Working With Resources, Folders, and Files

Let’s briefly discuss how to deal with a resources folder and directories in Scala project. It’s pretty frequent case in a programming when you need to interact with the file system, Scala isn’t an exception. So how it can be done in practice?

I’m going to demonstrate a short example on a real Scala project with such structure:

As you see it has the resources folder with files and directories inside of it.
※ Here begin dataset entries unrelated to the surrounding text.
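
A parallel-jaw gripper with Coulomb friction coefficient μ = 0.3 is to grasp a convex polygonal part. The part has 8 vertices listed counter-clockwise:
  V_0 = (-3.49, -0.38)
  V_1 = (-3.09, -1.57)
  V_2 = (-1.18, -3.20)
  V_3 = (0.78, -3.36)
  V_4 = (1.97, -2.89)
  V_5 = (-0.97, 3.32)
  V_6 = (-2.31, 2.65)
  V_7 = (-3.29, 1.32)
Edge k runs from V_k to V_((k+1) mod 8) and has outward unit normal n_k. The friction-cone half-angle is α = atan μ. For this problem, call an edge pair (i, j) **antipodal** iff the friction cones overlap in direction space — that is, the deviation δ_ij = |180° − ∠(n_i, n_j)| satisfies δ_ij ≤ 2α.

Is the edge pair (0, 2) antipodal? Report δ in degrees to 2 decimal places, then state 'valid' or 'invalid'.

α = atan 0.3 = 16.70°;  2α = 33.40°
edge 0: e_0 = (+0.40, -1.19);  n_0 = (-0.9479, -0.3186)
edge 2: e_2 = (+1.96, -0.16);  n_2 = (-0.0814, -0.9967)
∠(n_0, n_2) = 66.75°
δ = |180° − 66.75°| = 113.25°
113.25° > 2α = 33.40°  →  invalid

δ = 113.25°, invalid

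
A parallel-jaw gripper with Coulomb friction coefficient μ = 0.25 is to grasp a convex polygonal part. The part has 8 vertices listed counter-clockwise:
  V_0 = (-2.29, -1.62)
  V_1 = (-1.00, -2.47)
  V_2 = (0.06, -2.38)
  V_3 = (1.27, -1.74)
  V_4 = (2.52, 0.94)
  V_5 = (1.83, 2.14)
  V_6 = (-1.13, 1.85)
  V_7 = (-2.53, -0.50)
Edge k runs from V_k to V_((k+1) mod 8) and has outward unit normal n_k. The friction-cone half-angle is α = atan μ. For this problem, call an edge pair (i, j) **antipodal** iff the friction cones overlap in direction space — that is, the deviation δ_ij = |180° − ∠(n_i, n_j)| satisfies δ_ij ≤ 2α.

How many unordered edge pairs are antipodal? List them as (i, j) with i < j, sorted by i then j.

α = atan 0.25 = 14.04°;  2α = 28.07°
n_0 = (-0.5502, -0.8350)
n_1 = (+0.0846, -0.9964)
n_2 = (+0.4676, -0.8840)
n_3 = (+0.9063, -0.4227)
n_4 = (+0.8669, +0.4985)
n_5 = (-0.0975, +0.9952)
n_6 = (-0.8591, +0.5118)
n_7 = (-0.9778, -0.2095)
  (0,1): δ = 141.77°  ·
  (0,2): δ = 118.74°  ·
  (0,3): δ = 81.62°  ·
  (0,4): δ = 26.72°  ✓
  (0,5): δ = 38.98°  ·
  (0,6): δ = 92.60°  ·
  (0,7): δ = 135.48°  ·
  (1,2): δ = 156.98°  ·
  (1,3): δ = 119.86°  ·
  (1,4): δ = 64.95°  ·
  (1,5): δ = 0.74°  ✓
  (1,6): δ = 54.36°  ·
  (1,7): δ = 97.24°  ·
  (2,3): δ = 142.88°  ·
  (2,4): δ = 87.98°  ·
  (2,5): δ = 22.28°  ✓
  (2,6): δ = 31.34°  ·
  (2,7): δ = 74.22°  ·
  (3,4): δ = 125.10°  ·
  (3,5): δ = 59.40°  ·
  (3,6): δ = 5.78°  ✓
  (3,7): δ = 37.10°  ·
  (4,5): δ = 114.30°  ·
  (4,6): δ = 60.68°  ·
  (4,7): δ = 17.80°  ✓
  (5,6): δ = 126.38°  ·
  (5,7): δ = 83.50°  ·
  (6,7): δ = 137.12°  ·
antipodal pairs: 5

count = 5; pairs: (0,4), (1,5), (2,5), (3,6), (4,7)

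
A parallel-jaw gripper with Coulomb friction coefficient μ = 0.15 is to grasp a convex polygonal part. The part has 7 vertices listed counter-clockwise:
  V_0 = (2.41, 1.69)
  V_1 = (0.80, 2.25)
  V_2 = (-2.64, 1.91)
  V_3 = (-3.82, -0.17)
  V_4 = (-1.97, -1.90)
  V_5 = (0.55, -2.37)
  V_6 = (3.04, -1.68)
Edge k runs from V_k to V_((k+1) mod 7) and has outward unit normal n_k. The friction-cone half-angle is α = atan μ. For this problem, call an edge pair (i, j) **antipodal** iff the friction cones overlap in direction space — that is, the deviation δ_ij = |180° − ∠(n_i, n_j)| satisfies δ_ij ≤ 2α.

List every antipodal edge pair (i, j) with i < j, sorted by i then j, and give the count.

α = atan 0.15 = 8.53°;  2α = 17.06°
n_0 = (+0.3285, +0.9445)
n_1 = (-0.0984, +0.9952)
n_2 = (-0.8698, +0.4934)
n_3 = (-0.6830, -0.7304)
n_4 = (-0.1833, -0.9830)
n_5 = (+0.2670, -0.9637)
n_6 = (+0.9830, +0.1838)
  (0,1): δ = 155.18°  ·
  (0,2): δ = 100.39°  ·
  (0,3): δ = 23.90°  ·
  (0,4): δ = 8.61°  ✓
  (0,5): δ = 34.67°  ·
  (0,6): δ = 119.77°  ·
  (1,2): δ = 125.21°  ·
  (1,3): δ = 48.72°  ·
  (1,4): δ = 16.21°  ✓
  (1,5): δ = 9.84°  ✓
  (1,6): δ = 94.94°  ·
  (2,3): δ = 103.51°  ·
  (2,4): δ = 71.00°  ·
  (2,5): δ = 44.94°  ·
  (2,6): δ = 40.16°  ·
  (3,4): δ = 147.48°  ·
  (3,5): δ = 121.43°  ·
  (3,6): δ = 36.33°  ·
  (4,5): δ = 153.95°  ·
  (4,6): δ = 68.85°  ·
  (5,6): δ = 94.90°  ·
antipodal pairs: 3

count = 3; pairs: (0,4), (1,4), (1,5)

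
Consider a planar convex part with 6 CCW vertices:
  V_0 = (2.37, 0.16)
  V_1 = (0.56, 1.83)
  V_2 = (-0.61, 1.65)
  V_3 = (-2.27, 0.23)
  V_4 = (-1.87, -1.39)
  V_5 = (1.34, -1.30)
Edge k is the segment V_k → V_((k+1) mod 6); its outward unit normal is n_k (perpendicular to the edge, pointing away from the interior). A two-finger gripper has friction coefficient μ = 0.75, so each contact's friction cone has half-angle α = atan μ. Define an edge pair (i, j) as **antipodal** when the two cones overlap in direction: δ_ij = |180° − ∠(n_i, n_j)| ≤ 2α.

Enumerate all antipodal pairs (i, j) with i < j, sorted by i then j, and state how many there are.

count = 7; pairs: (0,3), (0,4), (1,4), (1,5), (2,4), (2,5), (3,5)

α = atan 0.75 = 36.87°;  2α = 73.74°
n_0 = (+0.6781, +0.7350)
n_1 = (-0.1521, +0.9884)
n_2 = (-0.6500, +0.7599)
n_3 = (-0.9708, -0.2397)
n_4 = (+0.0280, -0.9996)
n_5 = (+0.8171, -0.5765)
  (0,1): δ = 128.56°  ·
  (0,2): δ = 96.76°  ·
  (0,3): δ = 33.43°  ✓
  (0,4): δ = 44.30°  ✓
  (0,5): δ = 97.49°  ·
  (1,2): δ = 148.20°  ·
  (1,3): δ = 84.88°  ·
  (1,4): δ = 7.14°  ✓
  (1,5): δ = 46.05°  ✓
  (2,3): δ = 116.67°  ·
  (2,4): δ = 38.94°  ✓
  (2,5): δ = 14.25°  ✓
  (3,4): δ = 102.26°  ·
  (3,5): δ = 49.07°  ✓
  (4,5): δ = 126.81°  ·
antipodal pairs: 7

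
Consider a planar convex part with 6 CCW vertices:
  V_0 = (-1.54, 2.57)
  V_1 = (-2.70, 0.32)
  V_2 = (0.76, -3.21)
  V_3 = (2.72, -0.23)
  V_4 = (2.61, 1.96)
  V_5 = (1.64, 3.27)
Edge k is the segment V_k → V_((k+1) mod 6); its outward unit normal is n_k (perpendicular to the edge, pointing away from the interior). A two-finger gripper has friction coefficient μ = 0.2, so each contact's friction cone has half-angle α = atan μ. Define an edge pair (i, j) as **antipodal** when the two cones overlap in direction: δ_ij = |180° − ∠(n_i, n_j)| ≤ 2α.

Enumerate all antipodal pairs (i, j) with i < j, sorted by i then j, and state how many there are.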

Access the Resources Folder

In order to get a path of files from the resources folder, I need to use following code:

object Demo {

  def main(args: Array[String]): Unit = {
    val resourcesPath = getClass.getResource("/json-sample.js")
    println(resourcesPath.getPath)

  }
}

An output of the code below is something like this:

/Users/Alex/IdeaProjects/DirectoryFiles/out/production/DirectoryFiles/json-sample.js

Read Files Line by Line

In some sense a pure path to a file is useless. Let’s try to read the file from resources line by line. Scala can do it well:

import scala.io.Source

object Demo {

  def main(args: Array[String]): Unit = {

    val fileStream = getClass.getResourceAsStream("/json-sample.js")
    val lines = Source.fromInputStream(fileStream).getLines
    lines.foreach(line => println(line))

  }

}

The output is

{
    "name": "Alex",
    "age": 26
}

List Files in Directory

The final important and popular task is to list files from a directory.

import java.io.File

object Demo {

  def main(args: Array[String]): Unit = {

    val path = getClass.getResource("/folder")
    val folder = new File(path.getPath)
    if (folder.exists && folder.isDirectory)
      folder.listFiles
        .toList
        .foreach(file => println(file.getName))

  }
}

Looks simple and efficient as well.

I hope this article was useful for you!